À la Libération, le législateur avait considéré que la presse devait être à la portée de toutes les bourses et que toutes les opinions devaient y être représentées. D'où la création des Nouvelles Messageries de la presse parisienne (NMPP) - devenues Presstaliss depuis - et des aides à la presse, car il avait été demandé aux patrons de presse de vendre en dessous du prix de revient.

La Dépêche du Midi a connu de nombreuses années difficiles. Monsieur Assouline, vous qui avez travaillé sur la question des droits voisins, sachez que, deux ans après le vote de la loi, le compte n'y est toujours pas. Nous avons signé avec Facebook et presque abouti avec Google, mais dans des conditions bien éloignées de ce que nous avions espéré. Ces entreprises mettent des moyens considérables pour nous combattre : elles font du droit comme les Américains et font tout pour ne pas payer et continuer à piller nos recettes publicitaires.

Il y a six ou sept ans, nous avons eu l'opportunité de mener une opération de croissance externe en prenant le contrôle du groupe Les Journaux du Midi. Pourquoi ? Non pas pour asseoir notre autorité sur toute l'Occitanie, comme certains l'ont dit. Mais les revenus et les actifs de Midi Libre avaient été pillés par Le Monde, puis par le groupe Sud-Ouest. Pour nous, il s'agissait d'une opération de cohérence , avec d'importantes mutualisations, le développement de complémentarités et la perspective de redresser nos comptes. Sachez que les périmètres économiques des journaux, décidés à la Libération - avec notamment des statuts extrêmement favorables pour les ouvriers et les journalistes -, sont coûteux et ne sont plus en adéquation avec les réalités actuelles.

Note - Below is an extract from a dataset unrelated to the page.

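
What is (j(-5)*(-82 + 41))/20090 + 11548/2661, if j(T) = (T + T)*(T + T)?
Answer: 539242/130389 ≈ 4.1356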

Le mouvement de concentration s'explique. Le journalisme a longtemps été un métier fructueux, dans lequel on ne regardait ni à la dépense ni à la gestion rigoureuse : les journaux étaient plutôt mal gérés et se sont trouvés en très grande difficulté. En outre, les successions n'avaient pas été préparées. Certains titres se sont donc retrouvés sur le marché et ont été repris, par Robert Hersant en premier lieu. J'ai eu la chance de recevoir La Dépêche du Midi en héritage et j'ai créé les conditions pour la transmettre à mes enfants qui travaillent à mes côtés.

Mais on ne nous rend pas la tâche facile : le prix du papier a augmenté de 50 %, celui des encres et des plaques de 30 %. De surcroît, Citeo a décidé, avec l'accord du Gouvernement, de transformer des échanges et espaces en un versement d'espèces sonnantes et trébuchantes à compter du 1er janvier prochain : cela représente 20 millions d'euros pour la presse. Il faudrait veiller à moins nous taxer et je redoute de prochains sinistres dans notre secteur.